В республиках искусства и литературы вы обычно обнаружите, что он играет роль критика, утешая себя в своих неудачах тем, что оскорбляет художников, которые продают свои картины, или авторов, которые продают свои книги. К ним он не знает жалости. Он тем легче может оскорблять своих дорогих собратьев по перу или кисти, что ему не нужно подписывать свои инвективы; его проза анонимна. Раз в неделю, на столбцах какой-нибудь грошовой газетенки, он может с полной безнаказанностью облегчить свое сердце от яда, который оно содержит.

Грязь, которую он разбрасывает, имеет одно хорошее качество — она не оставляет пятен; один щелчок... и ее нет.

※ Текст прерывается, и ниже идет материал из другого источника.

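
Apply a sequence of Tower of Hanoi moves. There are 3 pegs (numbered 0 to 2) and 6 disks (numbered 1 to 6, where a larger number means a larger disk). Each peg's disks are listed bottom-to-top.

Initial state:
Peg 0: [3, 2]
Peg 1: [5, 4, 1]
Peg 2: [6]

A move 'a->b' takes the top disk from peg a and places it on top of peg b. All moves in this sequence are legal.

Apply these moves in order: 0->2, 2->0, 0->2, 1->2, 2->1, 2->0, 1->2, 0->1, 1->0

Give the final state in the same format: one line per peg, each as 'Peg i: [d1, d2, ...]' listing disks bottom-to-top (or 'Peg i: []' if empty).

Answer: Peg 0: [3, 2]
Peg 1: [5, 4]
Peg 2: [6, 1]

Derivation:
After move 1 (0->2):
Peg 0: [3]
Peg 1: [5, 4, 1]
Peg 2: [6, 2]

After move 2 (2->0):
Peg 0: [3, 2]
Peg 1: [5, 4, 1]
Peg 2: [6]

After move 3 (0->2):
Peg 0: [3]
Peg 1: [5, 4, 1]
Peg 2: [6, 2]

After move 4 (1->2):
Peg 0: [3]
Peg 1: [5, 4]
Peg 2: [6, 2, 1]

After move 5 (2->1):
Peg 0: [3]
Peg 1: [5, 4, 1]
Peg 2: [6, 2]

After move 6 (2->0):
Peg 0: [3, 2]
Peg 1: [5, 4, 1]
Peg 2: [6]

After move 7 (1->2):
Peg 0: [3, 2]
Peg 1: [5, 4]
Peg 2: [6, 1]

After move 8 (0->1):
Peg 0: [3]
Peg 1: [5, 4, 2]
Peg 2: [6, 1]

After move 9 (1->0):
Peg 0: [3, 2]
Peg 1: [5, 4]
Peg 2: [6, 1]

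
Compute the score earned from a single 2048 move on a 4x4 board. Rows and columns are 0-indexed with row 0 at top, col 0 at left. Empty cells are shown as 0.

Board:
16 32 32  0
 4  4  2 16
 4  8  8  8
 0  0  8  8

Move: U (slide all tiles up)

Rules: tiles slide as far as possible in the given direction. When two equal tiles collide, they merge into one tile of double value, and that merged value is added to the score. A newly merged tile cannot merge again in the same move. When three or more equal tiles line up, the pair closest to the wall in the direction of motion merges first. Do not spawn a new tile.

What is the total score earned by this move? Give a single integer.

Slide up:
col 0: [16, 4, 4, 0] -> [16, 8, 0, 0]  score +8 (running 8)
col 1: [32, 4, 8, 0] -> [32, 4, 8, 0]  score +0 (running 8)
col 2: [32, 2, 8, 8] -> [32, 2, 16, 0]  score +16 (running 24)
col 3: [0, 16, 8, 8] -> [16, 16, 0, 0]  score +16 (running 40)
Board after move:
16 32 32 16
 8  4  2 16
 0  8 16  0
 0  0  0  0

Answer: 40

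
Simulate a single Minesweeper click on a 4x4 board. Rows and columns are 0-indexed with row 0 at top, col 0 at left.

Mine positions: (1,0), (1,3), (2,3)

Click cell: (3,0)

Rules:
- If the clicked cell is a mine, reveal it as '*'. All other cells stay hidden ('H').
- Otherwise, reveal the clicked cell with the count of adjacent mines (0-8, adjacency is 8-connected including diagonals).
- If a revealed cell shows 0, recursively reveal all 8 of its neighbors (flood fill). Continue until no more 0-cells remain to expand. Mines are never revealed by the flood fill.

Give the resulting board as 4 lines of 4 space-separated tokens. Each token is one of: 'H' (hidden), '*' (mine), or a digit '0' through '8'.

H H H H
H H H H
1 1 2 H
0 0 1 H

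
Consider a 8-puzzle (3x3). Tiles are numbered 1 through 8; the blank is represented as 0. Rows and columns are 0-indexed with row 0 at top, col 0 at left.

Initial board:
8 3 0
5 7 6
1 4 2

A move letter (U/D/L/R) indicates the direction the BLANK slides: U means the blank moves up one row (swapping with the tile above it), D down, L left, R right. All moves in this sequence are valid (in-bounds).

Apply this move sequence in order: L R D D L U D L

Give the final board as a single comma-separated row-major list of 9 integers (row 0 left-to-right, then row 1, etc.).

After move 1 (L):
8 0 3
5 7 6
1 4 2

After move 2 (R):
8 3 0
5 7 6
1 4 2

After move 3 (D):
8 3 6
5 7 0
1 4 2

After move 4 (D):
8 3 6
5 7 2
1 4 0

After move 5 (L):
8 3 6
5 7 2
1 0 4

After move 6 (U):
8 3 6
5 0 2
1 7 4

After move 7 (D):
8 3 6
5 7 2
1 0 4

After move 8 (L):
8 3 6
5 7 2
0 1 4

Answer: 8, 3, 6, 5, 7, 2, 0, 1, 4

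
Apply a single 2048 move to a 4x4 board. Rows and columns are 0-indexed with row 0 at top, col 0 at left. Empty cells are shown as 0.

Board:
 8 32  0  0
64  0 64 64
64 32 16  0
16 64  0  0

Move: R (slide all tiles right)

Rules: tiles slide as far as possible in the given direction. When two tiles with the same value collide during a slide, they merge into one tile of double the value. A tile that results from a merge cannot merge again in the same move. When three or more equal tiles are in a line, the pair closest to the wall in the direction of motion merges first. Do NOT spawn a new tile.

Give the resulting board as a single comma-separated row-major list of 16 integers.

Answer: 0, 0, 8, 32, 0, 0, 64, 128, 0, 64, 32, 16, 0, 0, 16, 64

Derivation:
Slide right:
row 0: [8, 32, 0, 0] -> [0, 0, 8, 32]
row 1: [64, 0, 64, 64] -> [0, 0, 64, 128]
row 2: [64, 32, 16, 0] -> [0, 64, 32, 16]
row 3: [16, 64, 0, 0] -> [0, 0, 16, 64]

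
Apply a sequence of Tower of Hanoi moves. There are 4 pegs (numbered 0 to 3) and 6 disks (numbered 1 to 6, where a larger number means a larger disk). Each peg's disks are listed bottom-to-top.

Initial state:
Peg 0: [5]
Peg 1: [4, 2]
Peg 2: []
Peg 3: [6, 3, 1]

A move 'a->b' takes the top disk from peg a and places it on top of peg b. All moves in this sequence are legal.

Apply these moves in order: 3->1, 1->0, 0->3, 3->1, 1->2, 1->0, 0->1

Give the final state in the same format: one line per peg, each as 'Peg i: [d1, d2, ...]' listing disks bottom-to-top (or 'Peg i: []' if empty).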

Вот образец такого рода продукции. Я извлекаю его из газеты, столь же претенциозной, сколь и малочитаемой:

«Удачливый писатель проснулся однажды утром знаменитым, а его книга — на волне популярности, которая за один год провела ее через пятьдесят изданий. Грандиозный успех такого рода порождает честолюбие повторить его... Его новая книга повсюду несет явные свидетельства того, что она была написана наспех и собрана кое-как, чтобы снова привлечь внимание и деньги публики».

Теперь Карлейль, который был очень чувствителен к неблагоприятной критике, имел обыкновение называть этих мстительных неудачников в литературе «грязными щенками», и было любезно с его стороны обращать на них хоть какое-то внимание.

Но если бы я был автором, о котором идет речь, ответ примерно в следующем стиле поднялся бы к моему перу:

«Дорогой сэр: Я восхищаюсь вашей независимостью и вашим презрением к деньгам и благосклонности публики. Но один вопрос я хотел бы задать вам: почему вы посылаете свои инвективы не по адресу? Если я знаменит, как вам угодно говорить, не веря в это больше, чем я сам, не возлагайте вину на меня, мой дорогой сэр; возложите ее лучше на ту

Горечь критики мистера Томми Хока образует любопытный контраст со справедливостью и добродушием серьезного английского критика.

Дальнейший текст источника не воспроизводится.